4)    It’s all about performance!
In keeping with the above (and in true Goffman style) the way I presented myself went a long way to getting results (or not!) This is a precarious activity and one false move could have isolated me altogether. However I did find that when I was going over and beyond the call of duty in regards to being accommodating and forgiving every time something wasn’t done, I became considered as someone that could be considered trivial.

After three consecutive weeks of catching two buses to get to a pre-arranged meeting, confirmed that morning, only to find it had been cancelled, I became very frustrated (though I did meet some lovely people on the bus.) Thus, when I began fieldwork in the new setting, I acted with more sense of purpose. I explained what had been agreed for the research and ensured it was adhered to throughout (within reason). As long as this was done politely and with tact (my research isn’t the most important thing gone on in an ABI acute ward!) people didn’t seem to mind. When all is said and done, I did have a right to be there and I had a rather lengthy NHS ethical approval form that said so!

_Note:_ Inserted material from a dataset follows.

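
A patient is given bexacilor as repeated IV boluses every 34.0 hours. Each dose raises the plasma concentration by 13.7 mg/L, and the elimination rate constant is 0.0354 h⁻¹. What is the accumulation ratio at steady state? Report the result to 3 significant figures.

1.43

Fraction remaining after one interval: e^(−kτ) = e^(−0.03540 × 34.0) = 0.3001
R = 1 / (1 − 0.3001) = 1 / 0.6999 ≈ 1.43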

5)    Don’t assume people care who you are!

Having gone to some lengths to gain access to the field setting, I could be forgiven for thinking that this rather exclusive, private sphere would continue to keep up the surveillance when I was actually in the field. In a hospital this might appear obvious. However, this idea soon disappeared when I arrived on the ward, sometimes having forgotten my ID card and no-one really questioned why I was walking around talking to numerous people and reading various files. As long as I wasn’t reading the file anyone else needed, or wasn’t sat in someone else’s seat, I was largely left alone. Maybe I was doing point 4 very well! This did however pose some problems. How long could I leave it till I did speak to the person I had seen every day for the last four weeks and how were they going to react when they realised I wasn’t the medical student/relative/neurosurgeon who they assumed I was?

6)    Don’t assume people don’t care who you are!
Similarly, I could turn up to the same setting 5-6 times in a row to find that I had to explain who I was, what my research was and (a particular favourite!) what I want to do for a career after, with the same professionals every time I saw them! Without fail, on every occasion my answers were met with the same look of genuine surprise!

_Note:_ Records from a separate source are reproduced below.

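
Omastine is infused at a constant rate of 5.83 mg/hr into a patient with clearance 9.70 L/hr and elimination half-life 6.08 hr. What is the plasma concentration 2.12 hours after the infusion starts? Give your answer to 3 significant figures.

Css = rate / CL = 5.83 / 9.70 = 0.6010 mg/L
k = ln 2 / 6.08 = 0.1140 hr⁻¹
C(t) = Css (1 − e^(−kt)) = 0.6010 × (1 − e^(−0.2417)) = 0.6010 × 0.2147 ≈ 0.129 mg/L

0.129 mg/L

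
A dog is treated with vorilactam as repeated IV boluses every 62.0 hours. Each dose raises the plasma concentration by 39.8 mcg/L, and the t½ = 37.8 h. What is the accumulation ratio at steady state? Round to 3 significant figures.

1.47

k = ln 2 / 37.8 = 0.01834 h⁻¹
Fraction remaining after one interval: e^(−kτ) = e^(−0.01834 × 62.0) = 0.3208
R = 1 / (1 − 0.3208) = 1 / 0.6792 ≈ 1.47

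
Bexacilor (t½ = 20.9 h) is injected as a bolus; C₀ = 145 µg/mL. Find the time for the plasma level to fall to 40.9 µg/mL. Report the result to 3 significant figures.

38.2 hours

k = ln 2 / 20.9 = 0.03316 h⁻¹
C(t) = C₀ e^(−kt)  ⇒  t = ln(C₀/C) / k
t = ln(145/40.9) / 0.03316 = 1.266 / 0.03316 ≈ 38.2 hours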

7)    Seize every opportunity - even the ones that look pointless!

This rule is in the theoretical armoury of any good ethnographer. However when you have made concrete arrangements, you have particular ideas of how the research will be conducted and you are aware of the limited time available, and therefore it is all too easy to forget this. However, as time went on and I loosened up a bit, I found it easier to ask if I could “tag along” to various groups and session in the hospital. Some of my most useful data came from these sources. This is a combination of points 2 and 4 I suppose!

8)    You will never be able to log everything!
Doing ethnography is a very exhausting experience. Who would have thought that “looking at stuff” can be so demanding! I found that by having a two hours on/half hour off policy, I was able to really concentrate and then recharge the batteries to go again. I might always miss some golden nugget of information but hopefully this method reduces those chances. Even if I didn’t take a breather, so much goes on in a hospital that I would have had to focus on one particular aspect or conversation with the hope of catching another aspect on a different occasion. On-going analysis helps with this of course, as does experience whilst instinct and luck cannot be underestimated either!

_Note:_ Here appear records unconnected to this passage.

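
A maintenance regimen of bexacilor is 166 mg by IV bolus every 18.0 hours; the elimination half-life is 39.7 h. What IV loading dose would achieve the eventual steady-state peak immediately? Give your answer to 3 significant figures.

k = ln 2 / 39.7 = 0.01746 h⁻¹
Accumulation ratio R = 1 / (1 − e^(−kτ)) = 1 / (1 − e^(−0.01746×18.0)) = 1 / (1 − 0.7303) = 3.708
Loading dose = maintenance dose × R = 166 × 3.708 ≈ 616 mg

616 mg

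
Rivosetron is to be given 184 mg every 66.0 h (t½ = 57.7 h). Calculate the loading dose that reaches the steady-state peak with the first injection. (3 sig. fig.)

336 mg

k = ln 2 / 57.7 = 0.01201 h⁻¹
Accumulation ratio R = 1 / (1 − e^(−kτ)) = 1 / (1 − e^(−0.01201×66.0)) = 1 / (1 − 0.4526) = 1.827
Loading dose = maintenance dose × R = 184 × 1.827 ≈ 336 mg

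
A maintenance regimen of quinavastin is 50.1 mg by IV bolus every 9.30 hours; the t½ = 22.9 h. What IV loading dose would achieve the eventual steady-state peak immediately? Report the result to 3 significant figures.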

9)    Know when you’ve looked at a certain setting for long enough!

Again, we are all aware of ideas about saturation etc. and I never thought I would be one of those who found it hard to leave a particular setting. However, when I look back, there are certain “comfortable” settings which I could probably have left far earlier but simply found myself enjoying it too much. As a result, now I am finding myself doing intense field work in certain settings that had been left under researched. Perhaps it’s human nature to veer towards pleasant experiences and avoid ones we find difficult!